Histoire de l’Œuvre de la Rédemption

Introduction

L’œuvre de la rédemption se poursuit depuis la chute de l’homme jusqu’à la fin du monde.

Les générations humaines qui ont commencé après la chute, selon l’ordre naturel, participent de la corruption originelle qui en a été la suite, et ces générations, destinées à propager la race humaine, doivent se succéder jusqu’à la fin du monde. Ce sont ici les deux points extrêmes entre lesquels sont comprises ces générations sur la terre : d’un côté la chute de l’homme, de l’autre la fin du monde ou le jugement dernier. La rédemption est aussi comprise entre ces deux époques, pour ce qui est des œuvres successives par lesquelles Dieu l’accomplit, mais non quant à ses fruits, car ils doivent être éternels.

L’œuvre de la rédemption et celle du salut sont une seule et même chose. L’idée qui est exprimée quelquefois dans l’Écriture par ces mots : Dieu sauve son peuple, est ailleurs rendue par cette autre expression : il le rachète. Aussi Christ est-il appelé à la fois le Sauveur et le Rédempteur de son peuple.

Avant d’en venir à l’histoire de l’œuvre de la rédemption, je montrerai dans quel sens le terme rédemption est employé, comment cette œuvre est accomplie et quel est son but.

Cette expression est prise quelquefois dans un sens plus restreint pour désigner le rachat ; car la signification rigoureuse du mot est rachat d’un captif. Si nous prenons le mot dans ce sens restreint, l’œuvre de la rédemption n’a pas été si longtemps à s’accomplir : elle a eu son commencement et sa fin avec l’humiliation de Christ ; elle a commencé avec l’incarnation de Christ, pour se poursuivre durant sa vie et se terminer par son séjour dans le sépulcre, qui aboutit à sa résurrection.
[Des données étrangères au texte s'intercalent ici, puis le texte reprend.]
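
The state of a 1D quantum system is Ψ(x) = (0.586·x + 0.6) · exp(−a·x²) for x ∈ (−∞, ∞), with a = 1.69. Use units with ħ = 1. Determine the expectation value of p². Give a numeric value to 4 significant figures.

p² Ψ = −ħ² d²Ψ/dx²; ⟨p²⟩ = −ħ² ∫ Ψ*·Ψ'' dx / ∫|Ψ|² dx.
Expand each integrand as polynomial × e^(−2ax²) and use ∫x^(2j)·e^(−2ax²) dx = (2j−1)!!/(4a)^j · √(π/(2a)), odd powers → 0; here √(π/(2a)) = 0.96409. Differentiate with the product rule, d/dx e^(−ax²) = −2ax·e^(−ax²).
State is unnormalized: ∫|Ψ|² dx = 0.39605, and ∫Ψ*·(−ħ² Ψ'') dx = 0.83485, so ⟨p²⟩ = 0.83485 / 0.39605.
⟨p²⟩ = 2.1080.

2.108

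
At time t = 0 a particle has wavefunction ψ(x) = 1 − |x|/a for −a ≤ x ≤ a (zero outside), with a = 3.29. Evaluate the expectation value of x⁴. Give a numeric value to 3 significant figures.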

Ainsi, nous disons que le jour de sa résurrection Christ acheva l’œuvre de la rédemption ; le rachat fut accompli, l’œuvre en elle-même et tout ce qui s’y rattache fut accompli et terminé virtuellement, mais non actuellement.
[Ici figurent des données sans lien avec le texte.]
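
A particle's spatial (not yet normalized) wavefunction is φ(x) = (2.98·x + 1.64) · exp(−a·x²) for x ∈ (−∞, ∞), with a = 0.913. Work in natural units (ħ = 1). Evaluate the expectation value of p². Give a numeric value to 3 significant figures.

p² φ = −ħ² d²φ/dx²; ⟨p²⟩ = −ħ² ∫ φ*·φ'' dx / ∫|φ|² dx.
Expand each integrand as polynomial × e^(−2ax²) and use ∫x^(2j)·e^(−2ax²) dx = (2j−1)!!/(4a)^j · √(π/(2a)), odd powers → 0; here √(π/(2a)) = 1.3117. Differentiate with the product rule, d/dx e^(−ax²) = −2ax·e^(−ax²).
State is unnormalized: ∫|φ|² dx = 6.7174, and ∫φ*·(−ħ² φ'') dx = 11.957, so ⟨p²⟩ = 11.957 / 6.7174.
⟨p²⟩ = 1.7800.

1.78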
Mais quelquefois on prend cette expression dans un sens plus étendu ; l’œuvre de la rédemption comprend tout ce que Dieu fait en vue d’elle, non seulement le rachat en lui-même, mais aussi ce qui sert à le préparer et à assurer son succès. De sorte que la dispensation entière, comprenant la préparation et le rachat, l’application et les fruits de la rédemption faite par Christ, est appelée l’œuvre de la rédemption. Cette expression désigne tout ce que Christ a fait en qualité de Médiateur, soit comme Prophète, Sacrificateur ou Roi, soit pendant son incarnation, antérieurement et depuis ; et cette œuvre comprend, non pas uniquement ce que Christ le Médiateur a fait, mais aussi tout ce que le Père et le Saint-Esprit ont accompli en tant qu’unis ou confédérés dans le but de racheter les hommes pécheurs ; en un mot tout ce qui a été fait pour mettre à exécution l’alliance éternelle de rédemption. C’est dans ce sens large que je parle de l’œuvre de la rédemption.
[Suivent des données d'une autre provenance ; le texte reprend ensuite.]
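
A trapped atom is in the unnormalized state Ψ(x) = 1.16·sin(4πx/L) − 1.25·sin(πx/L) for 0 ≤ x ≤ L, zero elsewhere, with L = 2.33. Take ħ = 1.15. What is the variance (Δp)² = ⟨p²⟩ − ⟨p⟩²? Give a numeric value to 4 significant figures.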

Quand je dis que cette œuvre se poursuit depuis la chute de l’homme jusqu’à la fin du monde, je n’entends pas faire entendre par là que rien n’ait été accompli en vue d’elle antérieurement à la chute. Certaines choses ont été faites avant la création du monde, même de toute éternité. Les personnes de la Trinité étaient en quelque sorte confédérées et formaient une alliance rédemptrice dans un but déterminé. Dans cette alliance, le Père avait choisi le Fils, et le Fils avait entrepris l’œuvre ; et tout ce qu’il y avait à accomplir avait été stipulé et convenu. Lors de la création du monde il y a eu des choses faites concernant cette œuvre, car le monde lui-même semble avoir été créé en vue d’elle. La création a lieu en vue de la Providence de Dieu. De sorte que si on demande quelles sont les plus grandes œuvres, celles de la création ou celles de la Providence, je réponds de celles de la Providence, parce que celles-ci sont le but et celles-là le moyen. C’est ainsi qu’on construit une maison en vue de l’usage qu’on en fait. Mais la plus grande œuvre de la Providence de Dieu est celle de la rédemption, comme nous le verrons plus clairement ailleurs. La création des cieux eut lieu en vue de cette œuvre, afin qu’ils fussent une habitation pour les rachetés (Matthieu 25.34). Les anges eux-mêmes ont été créés pour concourir à l’accomplissement de cette œuvre (Hébreux 1.14). Pour ce qui regarde ce monde inférieur, il est hors de doute qu’il a été créé pour être le théâtre sur lequel cette œuvre grande et admirable de la rédemption s’accomplirait. On pourrait montrer que ce monde est, à divers égards, admirablement bien adapté à la condition de l’homme depuis la chute, laquelle condition suppose la possibilité de la rédemption.

Cela ne veut pas dire non plus que cette œuvre ne porte pas ses fruits après la fin du monde. La gloire et le bonheur, résumé de tous ses fruits, seront le partage de tous les saints pendant toute l’éternité. La rédemption n’est pas une œuvre sans cesse en voie d’exécution qui ne se termine jamais ; les résultats sont éternels, mais l’œuvre a son terme. Quand l’œuvre devra se terminer, ses résultats seront obtenus et ils dureront pour toujours. De même que les choses qui ont existé, en vue de cette œuvre, l’amour de Dieu pour ses élus et l’alliance de rédemption n’ont jamais eu de commencement, ainsi ses résultats seront permanents à toujours.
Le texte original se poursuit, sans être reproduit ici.